Automated vs autonomous – a few words on the history of robots’ autonomy

Various types of transport robots are a key part of smart factories, which is a relatively new concept. What many people forget is that AGV trolleys are more than a half a century old – the first robot of this type was created in the 1950s. It got deployed in Northbrook, Illinois at the U.S. Barrett Electronics facility. The machine can be described as a tug, made to pull engineless trucks and trolleys. It could move only through inductive guidance, thanks to a live wire embedded into the floor.

Another milestone in the development of automated guided vehicles was the introduction of navigation systems that can be adapted in production facilities and warehouses. The live wires (which were expensive and time-consuming to implement) were replaced by much easier to handle ferromagnetic tape – this development was a massive boon to the popularization of AGVs. Next came the light reflective material tape, laser sensors and LGVs. This technology provided high efficiency in traversing their surroundings, improved safety (robots could distinguish between permanent parts of the workspace and unexpected obstacles on their routes, which minimized the risk of collision) and opened doors for further enhancements. Thanks to the laser sensors and scanners, robots no longer needed a physical guidance system – thus, AMRs were “born”.

What’s so special about AMRs? Thanks to their technology they could achieve true autonomy – all you have to do is give them tasks, and they will find optimal routes to their targets, adjusting their speed to possible restrictions met along the way. This allows them to completely replace humans in the flow of resources and completed products, even in the most extreme conditions. Moreover, they no longer need to stop when encountering obstacles – they can actively avoid them, adjusting their path accordingly. If you’re looking for modern mobile robots with such capabilities, take a look at what VersaBox has to offer.

Unit load vehicles, tugs, and forklifts – various types of industrial robots

Setting aside the level of autonomy, both AGVs and AMRs come in different shapes and sizes, depending on the functions required of them. Besides tugs, you can find e.g. automated/autonomous forklifts (both for horizontal transport and high-stacking), pallet jacks, and under rides/unit load vehicles. These vary between small and agile platforms that can only take light loads, to machines that can easily handle several tons of cargo.

If you require flexibility, the best solution would be picking AMRs with modular build. Their advantage lies in the fact that their work modules can be easily switched, allowing a single machine to work with varied cargos. For example, an under ride can be equipped with a lift, a coupler, or a roller module, depending on the work environment and the type of delivery.
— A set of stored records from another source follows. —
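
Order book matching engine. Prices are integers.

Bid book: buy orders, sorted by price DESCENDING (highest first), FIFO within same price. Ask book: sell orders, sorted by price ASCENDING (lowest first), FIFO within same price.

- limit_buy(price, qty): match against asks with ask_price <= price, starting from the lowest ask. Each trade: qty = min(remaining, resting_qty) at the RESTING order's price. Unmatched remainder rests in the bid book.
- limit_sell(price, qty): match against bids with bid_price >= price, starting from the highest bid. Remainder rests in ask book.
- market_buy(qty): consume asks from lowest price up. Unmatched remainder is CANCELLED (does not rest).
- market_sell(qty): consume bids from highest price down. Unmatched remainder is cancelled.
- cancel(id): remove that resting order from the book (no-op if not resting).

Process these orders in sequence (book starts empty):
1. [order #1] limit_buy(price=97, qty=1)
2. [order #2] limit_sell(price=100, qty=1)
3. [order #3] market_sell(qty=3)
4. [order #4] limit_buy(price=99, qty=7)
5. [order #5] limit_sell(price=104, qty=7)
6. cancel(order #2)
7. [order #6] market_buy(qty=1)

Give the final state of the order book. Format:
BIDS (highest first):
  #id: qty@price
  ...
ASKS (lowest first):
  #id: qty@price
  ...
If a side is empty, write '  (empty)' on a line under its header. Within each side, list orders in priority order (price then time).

Answer: BIDS (highest first):
  #4: 7@99
ASKS (lowest first):
  #5: 6@104

Derivation:
After op 1 [order #1] limit_buy(price=97, qty=1): fills=none; bids=[#1:1@97] asks=[-]
After op 2 [order #2] limit_sell(price=100, qty=1): fills=none; bids=[#1:1@97] asks=[#2:1@100]
After op 3 [order #3] market_sell(qty=3): fills=#1x#3:1@97; bids=[-] asks=[#2:1@100]
After op 4 [order #4] limit_buy(price=99, qty=7): fills=none; bids=[#4:7@99] asks=[#2:1@100]
After op 5 [order #5] limit_sell(price=104, qty=7): fills=none; bids=[#4:7@99] asks=[#2:1@100 #5:7@104]
After op 6 cancel(order #2): fills=none; bids=[#4:7@99] asks=[#5:7@104]
After op 7 [order #6] market_buy(qty=1): fills=#6x#5:1@104; bids=[#4:7@99] asks=[#5:6@104]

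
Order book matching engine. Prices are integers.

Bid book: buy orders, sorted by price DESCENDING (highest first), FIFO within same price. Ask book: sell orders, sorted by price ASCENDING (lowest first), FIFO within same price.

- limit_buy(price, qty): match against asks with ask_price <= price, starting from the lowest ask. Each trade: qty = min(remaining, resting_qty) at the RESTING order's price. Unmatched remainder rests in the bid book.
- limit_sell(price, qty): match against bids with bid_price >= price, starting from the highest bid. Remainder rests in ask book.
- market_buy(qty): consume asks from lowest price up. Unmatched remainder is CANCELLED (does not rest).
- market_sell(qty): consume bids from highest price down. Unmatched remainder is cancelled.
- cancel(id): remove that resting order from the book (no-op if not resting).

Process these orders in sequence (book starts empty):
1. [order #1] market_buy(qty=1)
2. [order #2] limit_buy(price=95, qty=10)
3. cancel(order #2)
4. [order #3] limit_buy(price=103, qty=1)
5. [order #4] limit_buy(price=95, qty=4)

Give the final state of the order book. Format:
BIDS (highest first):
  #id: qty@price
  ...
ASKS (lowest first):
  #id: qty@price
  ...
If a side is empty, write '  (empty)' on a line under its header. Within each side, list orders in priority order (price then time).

Answer: BIDS (highest first):
  #3: 1@103
  #4: 4@95
ASKS (lowest first):
  (empty)

Derivation:
After op 1 [order #1] market_buy(qty=1): fills=none; bids=[-] asks=[-]
After op 2 [order #2] limit_buy(price=95, qty=10): fills=none; bids=[#2:10@95] asks=[-]
After op 3 cancel(order #2): fills=none; bids=[-] asks=[-]
After op 4 [order #3] limit_buy(price=103, qty=1): fills=none; bids=[#3:1@103] asks=[-]
After op 5 [order #4] limit_buy(price=95, qty=4): fills=none; bids=[#3:1@103 #4:4@95] asks=[-]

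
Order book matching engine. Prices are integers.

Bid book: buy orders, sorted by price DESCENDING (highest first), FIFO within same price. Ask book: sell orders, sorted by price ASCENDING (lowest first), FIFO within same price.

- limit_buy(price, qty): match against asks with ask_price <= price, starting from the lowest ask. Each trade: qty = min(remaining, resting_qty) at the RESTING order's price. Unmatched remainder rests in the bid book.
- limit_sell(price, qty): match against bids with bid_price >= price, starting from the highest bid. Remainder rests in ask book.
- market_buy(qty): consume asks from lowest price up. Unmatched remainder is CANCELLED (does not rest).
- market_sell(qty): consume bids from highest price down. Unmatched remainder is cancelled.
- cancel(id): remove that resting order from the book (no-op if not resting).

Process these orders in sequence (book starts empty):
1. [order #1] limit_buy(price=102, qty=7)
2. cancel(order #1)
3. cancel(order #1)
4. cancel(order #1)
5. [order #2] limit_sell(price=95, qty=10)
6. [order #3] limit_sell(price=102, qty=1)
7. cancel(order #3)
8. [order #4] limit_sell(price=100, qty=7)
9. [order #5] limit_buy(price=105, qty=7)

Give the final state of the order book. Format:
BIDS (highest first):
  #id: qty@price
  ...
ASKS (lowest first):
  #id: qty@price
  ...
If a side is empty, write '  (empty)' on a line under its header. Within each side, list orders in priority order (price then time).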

AMRs – the future of intralogistics

To summarize the info gathered in this article – AGV (Automated Guided Vehicle) is the broadest category which includes all mobile robots (such as automated trolleys, self-driving forklifts etc.) and AMR (Autonomous Mobile Robot) is the most important among its subcategories. The other terms are either synonyms or refer to subcategories of these two. Although typical guided robots are still relevant in many factories and warehouses, more and more industries lean toward fully autonomous transport of materials and objects. Thus, AMRs are on the rise and offer the greatest potential.

Despite many options available on the market, the differences between machines coming from various manufacturers are marginal at best (slight variations in navigation systems, load capacity etc.) – that’s why robots of this class have so many names. If you plan to introduce robots into your facilities, the choice of specific models should be based on a thorough analysis of your work environment’s implementation possibilities. Even the best robots won’t help if you can’t implement them properly. Another essential part, and a key issue, is efficient management – if you want to fully use your robot fleet’s capabilities, you’ll need the right software. The best one should be flexible, so it can be fitted to your specific needs, and enable easy management of the whole fleet of robots.